Lorsqu’une entreprise réalise un bilan carbone, elle voit ses émissions de gaz à effet de serre catégorisées en trois périmètres appelés scopes 1, 2, 3. Issue d’une méthodologie internationale définie par le GHG Protocol, cette catégorisation permet de séparer les émissions de GES directes, les émissions indirectes liées à l’énergie et les autres émissions indirectes. Zoom sur les scopes 1, 2, 3 et présentation de leurs intérêts, tant pour les entreprises que pour la protection de l’environnement.
Comment sont comptabilisées les émissions de gaz à effet de serre ?

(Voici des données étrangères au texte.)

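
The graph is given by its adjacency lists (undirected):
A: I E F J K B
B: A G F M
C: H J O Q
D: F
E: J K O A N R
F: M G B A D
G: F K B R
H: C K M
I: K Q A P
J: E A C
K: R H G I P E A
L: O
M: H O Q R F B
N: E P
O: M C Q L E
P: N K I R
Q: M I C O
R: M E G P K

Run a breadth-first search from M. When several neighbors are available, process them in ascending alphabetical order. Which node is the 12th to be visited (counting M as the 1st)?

K

Visit M; enqueue B, F, H, O, Q, R → queue [B, F, H, O, Q, R]
Visit B; enqueue A, G → queue [F, H, O, Q, R, A, G]
Visit F; enqueue D → queue [H, O, Q, R, A, G, D]
Visit H; enqueue C, K → queue [O, Q, R, A, G, D, C, K]
Visit O; enqueue E, L → queue [Q, R, A, G, D, C, K, E, L]
Visit Q; enqueue I → queue [R, A, G, D, C, K, E, L, I]
Visit R; enqueue P → queue [A, G, D, C, K, E, L, I, P]
Visit A; enqueue J → queue [G, D, C, K, E, L, I, P, J]
Visit G → queue [D, C, K, E, L, I, P, J]
Visit D → queue [C, K, E, L, I, P, J]
Visit C → queue [K, E, L, I, P, J]
Visit K → queue [E, L, I, P, J]
Visit E; enqueue N → queue [L, I, P, J, N]
Visit L → queue [I, P, J, N]
Visit I → queue [P, J, N]
Visit P → queue [J, N]
Visit J → queue [N]
Visit N → queue []

Visit order: M, B, F, H, O, Q, R, A, G, D, C, K, E, L, I, P, J, N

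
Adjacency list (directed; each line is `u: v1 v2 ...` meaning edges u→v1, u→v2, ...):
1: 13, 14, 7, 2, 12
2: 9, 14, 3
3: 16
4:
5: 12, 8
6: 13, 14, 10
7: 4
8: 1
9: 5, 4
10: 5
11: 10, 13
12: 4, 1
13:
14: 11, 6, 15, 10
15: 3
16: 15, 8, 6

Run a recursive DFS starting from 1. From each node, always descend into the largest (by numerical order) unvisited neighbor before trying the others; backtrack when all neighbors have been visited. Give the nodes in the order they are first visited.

Visit 1
1 → 14
14 → 15
15 → 3
3 → 16
16 → 8
16 → 6
6 → 13
6 → 10
10 → 5
5 → 12
12 → 4
14 → 11
1 → 7
1 → 2
2 → 9

1, 14, 15, 3, 16, 8, 6, 13, 10, 5, 12, 4, 11, 7, 2, 9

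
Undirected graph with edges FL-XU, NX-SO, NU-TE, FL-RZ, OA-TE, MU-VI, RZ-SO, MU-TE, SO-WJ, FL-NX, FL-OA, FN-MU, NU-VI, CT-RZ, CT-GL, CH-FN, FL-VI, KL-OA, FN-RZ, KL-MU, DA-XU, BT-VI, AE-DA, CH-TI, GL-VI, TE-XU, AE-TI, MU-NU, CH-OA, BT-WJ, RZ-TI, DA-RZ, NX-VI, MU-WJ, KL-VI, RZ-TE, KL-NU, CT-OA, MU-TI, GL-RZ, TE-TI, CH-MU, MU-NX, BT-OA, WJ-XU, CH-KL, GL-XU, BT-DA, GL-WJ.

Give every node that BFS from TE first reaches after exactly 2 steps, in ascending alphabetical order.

Level 0: TE
Level 1: MU, NU, OA, RZ, TI, XU
Level 2: AE, BT, CH, CT, DA, FL, FN, GL, KL, NX, SO, VI, WJ

AE, BT, CH, CT, DA, FL, FN, GL, KL, NX, SO, VI, WJ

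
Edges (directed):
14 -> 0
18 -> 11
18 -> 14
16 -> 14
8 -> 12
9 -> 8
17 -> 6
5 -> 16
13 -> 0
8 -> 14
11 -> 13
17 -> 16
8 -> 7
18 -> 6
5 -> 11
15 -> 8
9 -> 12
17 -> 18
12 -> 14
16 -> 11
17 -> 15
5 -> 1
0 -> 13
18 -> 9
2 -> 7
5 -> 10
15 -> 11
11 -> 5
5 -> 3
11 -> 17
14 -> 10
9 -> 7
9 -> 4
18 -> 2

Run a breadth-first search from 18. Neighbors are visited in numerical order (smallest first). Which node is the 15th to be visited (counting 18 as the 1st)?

Visit 18; enqueue 2, 6, 9, 11, 14 → queue [2, 6, 9, 11, 14]
Visit 2; enqueue 7 → queue [6, 9, 11, 14, 7]
Visit 6 → queue [9, 11, 14, 7]
Visit 9; enqueue 4, 8, 12 → queue [11, 14, 7, 4, 8, 12]
Visit 11; enqueue 5, 13, 17 → queue [14, 7, 4, 8, 12, 5, 13, 17]
Visit 14; enqueue 0, 10 → queue [7, 4, 8, 12, 5, 13, 17, 0, 10]
Visit 7 → queue [4, 8, 12, 5, 13, 17, 0, 10]
Visit 4 → queue [8, 12, 5, 13, 17, 0, 10]
Visit 8 → queue [12, 5, 13, 17, 0, 10]
Visit 12 → queue [5, 13, 17, 0, 10]
Visit 5; enqueue 1, 3, 16 → queue [13, 17, 0, 10, 1, 3, 16]
Visit 13 → queue [17, 0, 10, 1, 3, 16]
Visit 17; enqueue 15 → queue [0, 10, 1, 3, 16, 15]
Visit 0 → queue [10, 1, 3, 16, 15]
Visit 10 → queue [1, 3, 16, 15]
Visit 1 → queue [3, 16, 15]
Visit 3 → queue [16, 15]
Visit 16 → queue [15]
Visit 15 → queue []

Visit order: 18, 2, 6, 9, 11, 14, 7, 4, 8, 12, 5, 13, 17, 0, 10, 1, 3, 16, 15

10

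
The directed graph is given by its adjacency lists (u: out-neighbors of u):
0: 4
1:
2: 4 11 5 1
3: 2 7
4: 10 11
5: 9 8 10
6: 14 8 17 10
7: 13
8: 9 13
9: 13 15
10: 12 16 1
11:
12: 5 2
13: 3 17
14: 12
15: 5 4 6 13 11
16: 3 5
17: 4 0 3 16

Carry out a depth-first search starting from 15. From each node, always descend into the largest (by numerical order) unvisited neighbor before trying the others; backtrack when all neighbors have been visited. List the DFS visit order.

Visit 15
15 → 13
13 → 17
17 → 16
16 → 5
5 → 10
10 → 12
12 → 2
2 → 11
2 → 4
2 → 1
5 → 9
5 → 8
16 → 3
3 → 7
17 → 0
15 → 6
6 → 14

15, 13, 17, 16, 5, 10, 12, 2, 11, 4, 1, 9, 8, 3, 7, 0, 6, 14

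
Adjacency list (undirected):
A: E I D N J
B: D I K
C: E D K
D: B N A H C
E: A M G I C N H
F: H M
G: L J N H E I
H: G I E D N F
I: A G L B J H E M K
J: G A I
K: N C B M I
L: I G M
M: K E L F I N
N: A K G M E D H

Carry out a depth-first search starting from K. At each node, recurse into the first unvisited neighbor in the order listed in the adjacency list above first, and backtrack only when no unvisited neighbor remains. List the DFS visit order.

Visit K
K → N
N → A
A → E
E → M
M → L
L → I
I → G
G → J
G → H
H → D
D → B
D → C
H → F

K, N, A, E, M, L, I, G, J, H, D, B, C, F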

Pour évaluer leur impact sur le climat, les entreprises et autres organisations doivent quantifier leurs émissions de gaz à effet de serre (GES). En France, cette démarche s'effectue généralement dans le cadre d'un bilan carbone ou d’un Bilan GES Réglementaire. L'entreprise est tenue de fournir des données internes concernant son activité, telles que sa consommation de gaz, d'électricité et d'essence. L'entreprise doit également collecter des données provenant de l’ensemble de sa chaîne de valeur amont et aval (achats, fret, utilisation et fin de vie des produits vendus, etc.). Une fois ces données rassemblées, un volume d'émissions est associé aux différentes activités de l'organisation, ce qui permet de convertir les données d'activité en équivalent CO2.
Les scopes 1, 2 et 3 désignent trois périmètres distincts dans lesquels les émissions de GES sont catégorisées. Chacun de ces scopes est subdivisé en sous-catégories appelées postes d’émissions.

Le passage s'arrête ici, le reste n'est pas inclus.